Postby UberGonzo » Sun Jul 01, 2012 2:01 am

While I am good at advocating for mental illness and explaining what I experience... no one I've dated seems to really understand nor make any effort to.

I have tried sincere discussions, pamphlets, books on the subject through the sufferer's eyes as well as books from the clinical viewpoint, etc...

People either shrug it off, refuse to make any effort to read anything or just don't get it period.[Mostly people don't read any material moreso.]

My relationships can be summed up in stages whether 3 months long or 3 years long.

Stage one - Accepts all faults and claims to understand and be ok with how I am and how things are

Stage two - Begins to gripe about one or two symptoms I suffer but generally things are ok. Usual complaint is I don't want to socialize as the first complaint despite deep explanations about this from day one.

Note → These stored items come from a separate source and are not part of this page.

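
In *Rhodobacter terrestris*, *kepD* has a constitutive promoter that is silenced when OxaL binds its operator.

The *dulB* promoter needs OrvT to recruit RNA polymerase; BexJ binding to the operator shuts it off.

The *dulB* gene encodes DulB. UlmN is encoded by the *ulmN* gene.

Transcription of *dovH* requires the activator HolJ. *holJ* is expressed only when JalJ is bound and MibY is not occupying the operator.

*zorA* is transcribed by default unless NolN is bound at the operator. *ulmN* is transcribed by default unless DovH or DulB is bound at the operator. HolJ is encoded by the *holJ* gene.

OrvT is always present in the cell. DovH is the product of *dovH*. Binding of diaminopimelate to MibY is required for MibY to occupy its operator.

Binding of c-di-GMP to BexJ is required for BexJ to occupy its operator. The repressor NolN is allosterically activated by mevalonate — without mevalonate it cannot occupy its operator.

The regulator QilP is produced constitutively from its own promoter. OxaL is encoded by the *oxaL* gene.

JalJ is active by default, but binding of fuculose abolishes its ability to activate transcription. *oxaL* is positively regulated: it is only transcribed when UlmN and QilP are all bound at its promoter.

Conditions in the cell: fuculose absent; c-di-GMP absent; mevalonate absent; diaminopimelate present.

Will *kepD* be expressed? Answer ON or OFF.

Diaminopimelate is present, so MibY is active.
Fuculose is absent, so JalJ is active.
With repressor MibY bound, *holJ* is not transcribed.
So HolJ is not produced.
Required activator HolJ is absent, so *dovH* is not transcribed.
So DovH is not produced.
OrvT is produced constitutively and is active.
c-di-GMP is absent, so BexJ is inactive.
No repressor is bound and OrvT is active, so *dulB* is transcribed.
So DulB is produced and active.
With repressor DulB bound, *ulmN* is not transcribed.
So UlmN is not produced.
QilP is produced constitutively and is active.
Required activator UlmN is absent, so *oxaL* is not transcribed.
So OxaL is not produced.
With no repressor bound, *kepD* is transcribed.

ON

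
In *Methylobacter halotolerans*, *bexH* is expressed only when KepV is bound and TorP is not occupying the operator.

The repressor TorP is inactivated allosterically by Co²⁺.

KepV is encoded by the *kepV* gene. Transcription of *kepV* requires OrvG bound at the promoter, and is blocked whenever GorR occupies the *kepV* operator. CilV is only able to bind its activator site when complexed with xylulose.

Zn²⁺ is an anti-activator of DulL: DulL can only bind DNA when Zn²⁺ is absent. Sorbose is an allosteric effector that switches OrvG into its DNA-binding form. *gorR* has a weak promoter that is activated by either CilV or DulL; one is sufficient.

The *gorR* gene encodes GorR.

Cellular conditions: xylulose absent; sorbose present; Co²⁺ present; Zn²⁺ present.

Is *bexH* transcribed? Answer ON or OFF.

ON

Co²⁺ is present, so TorP is inactive.
Xylulose is absent, so CilV is inactive.
Zn²⁺ is present, so DulL is inactive.
No activator is available at the *gorR* promoter, so *gorR* is not transcribed.
So GorR is not produced.
Sorbose is present, so OrvG is active.
No repressor is bound and OrvG is active, so *kepV* is transcribed.
So KepV is produced and active.
No repressor is bound and KepV is active, so *bexH* is transcribed.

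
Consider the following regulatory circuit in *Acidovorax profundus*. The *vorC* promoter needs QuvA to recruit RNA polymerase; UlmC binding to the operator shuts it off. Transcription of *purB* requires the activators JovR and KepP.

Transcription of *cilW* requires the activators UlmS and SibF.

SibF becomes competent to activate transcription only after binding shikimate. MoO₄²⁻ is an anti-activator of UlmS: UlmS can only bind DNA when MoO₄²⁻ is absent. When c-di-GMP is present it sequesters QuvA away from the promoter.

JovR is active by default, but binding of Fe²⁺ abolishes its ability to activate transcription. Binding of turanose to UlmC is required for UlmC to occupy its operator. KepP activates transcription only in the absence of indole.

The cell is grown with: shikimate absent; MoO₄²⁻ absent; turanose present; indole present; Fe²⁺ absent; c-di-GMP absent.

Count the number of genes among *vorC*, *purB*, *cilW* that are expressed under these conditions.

c-di-GMP is absent, so QuvA is active.
Turanose is present, so UlmC is active.
With repressor UlmC bound, *vorC* is not transcribed.
→ *vorC* is OFF.
Fe²⁺ is absent, so JovR is active.
Indole is present, so KepP is inactive.
Required activator KepP is absent, so *purB* is not transcribed.
→ *purB* is OFF.
MoO₄²⁻ is absent, so UlmS is active.
Shikimate is absent, so SibF is inactive.
Required activator SibF is absent, so *cilW* is not transcribed.
→ *cilW* is OFF.
0 of the 3 genes are transcribed.

0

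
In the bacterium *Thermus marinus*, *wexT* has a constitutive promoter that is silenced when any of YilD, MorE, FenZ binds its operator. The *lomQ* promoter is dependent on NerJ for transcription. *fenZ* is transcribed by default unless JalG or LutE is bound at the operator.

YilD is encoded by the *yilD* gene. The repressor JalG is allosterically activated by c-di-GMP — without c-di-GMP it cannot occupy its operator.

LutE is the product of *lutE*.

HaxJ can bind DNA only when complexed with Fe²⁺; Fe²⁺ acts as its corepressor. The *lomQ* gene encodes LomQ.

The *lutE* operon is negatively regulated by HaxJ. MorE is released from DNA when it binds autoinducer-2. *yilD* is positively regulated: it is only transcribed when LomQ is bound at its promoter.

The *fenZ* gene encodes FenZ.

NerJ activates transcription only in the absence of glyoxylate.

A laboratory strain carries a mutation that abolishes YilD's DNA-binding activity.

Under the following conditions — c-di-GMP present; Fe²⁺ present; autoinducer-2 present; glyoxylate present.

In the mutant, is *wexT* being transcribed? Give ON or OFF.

ON

YilD is non-functional in this strain, so it has no effect.
Autoinducer-2 is present, so MorE is inactive.
c-di-GMP is present, so JalG is active.
Fe²⁺ is present, so HaxJ is active.
With repressor HaxJ bound, *lutE* is not transcribed.
So LutE is not produced.
With repressor JalG bound, *fenZ* is not transcribed.
So FenZ is not produced.
With no repressor bound, *wexT* is transcribed.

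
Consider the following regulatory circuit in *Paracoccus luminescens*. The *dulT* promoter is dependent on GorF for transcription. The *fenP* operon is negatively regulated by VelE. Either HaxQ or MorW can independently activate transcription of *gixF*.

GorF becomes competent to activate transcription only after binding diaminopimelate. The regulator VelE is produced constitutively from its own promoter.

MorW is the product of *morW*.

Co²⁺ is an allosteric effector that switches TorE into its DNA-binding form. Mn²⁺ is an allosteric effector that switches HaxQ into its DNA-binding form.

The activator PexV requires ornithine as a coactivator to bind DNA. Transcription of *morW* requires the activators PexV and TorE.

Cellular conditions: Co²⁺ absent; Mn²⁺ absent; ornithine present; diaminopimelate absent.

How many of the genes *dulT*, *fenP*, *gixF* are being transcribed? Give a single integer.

Diaminopimelate is absent, so GorF is inactive.
Required activator GorF is absent, so *dulT* is not transcribed.
→ *dulT* is OFF.
VelE is produced constitutively and is active.
With repressor VelE bound, *fenP* is not transcribed.
→ *fenP* is OFF.
Mn²⁺ is absent, so HaxQ is inactive.
Ornithine is present, so PexV is active.
Co²⁺ is absent, so TorE is inactive.
Required activator TorE is absent, so *morW* is not transcribed.
So MorW is not produced.
No activator is available at the *gixF* promoter, so *gixF* is not transcribed.
→ *gixF* is OFF.
0 of the 3 genes are transcribed.

0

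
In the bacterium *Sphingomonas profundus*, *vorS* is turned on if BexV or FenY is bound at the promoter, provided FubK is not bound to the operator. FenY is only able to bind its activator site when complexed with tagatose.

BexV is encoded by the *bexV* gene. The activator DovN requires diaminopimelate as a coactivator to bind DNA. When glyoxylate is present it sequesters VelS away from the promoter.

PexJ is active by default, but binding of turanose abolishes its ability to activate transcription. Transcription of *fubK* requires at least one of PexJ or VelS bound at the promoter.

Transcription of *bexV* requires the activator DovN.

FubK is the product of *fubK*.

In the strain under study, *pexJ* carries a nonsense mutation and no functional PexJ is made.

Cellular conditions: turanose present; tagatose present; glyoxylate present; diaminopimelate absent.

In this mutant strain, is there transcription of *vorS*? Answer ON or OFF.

ON

Diaminopimelate is absent, so DovN is inactive.
Required activator DovN is absent, so *bexV* is not transcribed.
So BexV is not produced.
PexJ is non-functional in this strain, so it has no effect.
Glyoxylate is present, so VelS is inactive.
No activator is available at the *fubK* promoter, so *fubK* is not transcribed.
So FubK is not produced.
Tagatose is present, so FenY is active.
Activator FenY is present, so *vorS* is transcribed.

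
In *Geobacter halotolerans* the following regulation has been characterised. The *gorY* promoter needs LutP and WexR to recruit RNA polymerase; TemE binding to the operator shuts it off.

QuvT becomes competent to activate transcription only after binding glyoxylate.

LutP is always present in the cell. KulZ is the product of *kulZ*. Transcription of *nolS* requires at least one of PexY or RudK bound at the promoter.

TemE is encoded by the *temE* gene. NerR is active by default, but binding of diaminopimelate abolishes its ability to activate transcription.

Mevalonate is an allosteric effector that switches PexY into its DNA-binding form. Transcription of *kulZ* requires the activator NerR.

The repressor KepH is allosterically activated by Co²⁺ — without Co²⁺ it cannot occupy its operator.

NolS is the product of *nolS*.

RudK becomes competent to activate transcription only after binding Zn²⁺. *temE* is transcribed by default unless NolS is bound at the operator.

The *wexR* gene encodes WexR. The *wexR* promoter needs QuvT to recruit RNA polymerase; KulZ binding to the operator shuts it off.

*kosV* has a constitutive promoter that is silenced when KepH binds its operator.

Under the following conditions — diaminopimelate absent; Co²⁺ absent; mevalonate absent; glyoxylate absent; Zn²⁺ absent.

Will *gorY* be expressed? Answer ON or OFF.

OFF

LutP is produced constitutively and is active.
Mevalonate is absent, so PexY is inactive.
Zn²⁺ is absent, so RudK is inactive.
No activator is available at the *nolS* promoter, so *nolS* is not transcribed.
So NolS is not produced.
With no repressor bound, *temE* is transcribed.
So TemE is produced and active.
Diaminopimelate is absent, so NerR is active.
No repressor is bound and NerR is active, so *kulZ* is transcribed.
So KulZ is produced and active.
Glyoxylate is absent, so QuvT is inactive.
With repressor KulZ bound, *wexR* is not transcribed.
So WexR is not produced.
With repressor TemE bound, *gorY* is not transcribed.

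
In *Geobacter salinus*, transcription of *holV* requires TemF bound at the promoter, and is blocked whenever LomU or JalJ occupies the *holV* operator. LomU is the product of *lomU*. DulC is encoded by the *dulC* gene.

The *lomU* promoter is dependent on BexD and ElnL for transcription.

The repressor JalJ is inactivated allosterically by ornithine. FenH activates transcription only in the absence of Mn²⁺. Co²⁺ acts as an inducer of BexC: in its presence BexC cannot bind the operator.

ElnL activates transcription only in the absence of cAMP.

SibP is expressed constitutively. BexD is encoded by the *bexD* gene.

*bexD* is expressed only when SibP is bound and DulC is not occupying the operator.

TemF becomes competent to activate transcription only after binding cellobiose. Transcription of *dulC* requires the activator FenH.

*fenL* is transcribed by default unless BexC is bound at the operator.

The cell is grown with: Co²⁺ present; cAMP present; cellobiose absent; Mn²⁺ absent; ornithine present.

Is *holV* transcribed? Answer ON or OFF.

OFF

SibP is produced constitutively and is active.
Mn²⁺ is absent, so FenH is active.
No repressor is bound and FenH is active, so *dulC* is transcribed.
So DulC is produced and active.
With repressor DulC bound, *bexD* is not transcribed.
So BexD is not produced.
cAMP is present, so ElnL is inactive.
Required activator BexD is absent, so *lomU* is not transcribed.
So LomU is not produced.
Ornithine is present, so JalJ is inactive.
Cellobiose is absent, so TemF is inactive.
Required activator TemF is absent, so *holV* is not transcribed.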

Stage three - Gripe about how I don't want to socialize and how I don't meet their family and friends and argumentative confrontations ensue about it. They begin to gripe about my hobbies or lifestyle despite my being clear from day one. I recommend material again but it goes unread.

Stage four - It is not-stop nitpicking about my "faults" due to my disorder and nothing I do is right in their eyes. They begin to loathe me because of my symptoms and needing my alone time. I get accused of not caring, cheating, working on some secret project or other ludicrous accusations they also claim they feel unneeded and chaos ensues.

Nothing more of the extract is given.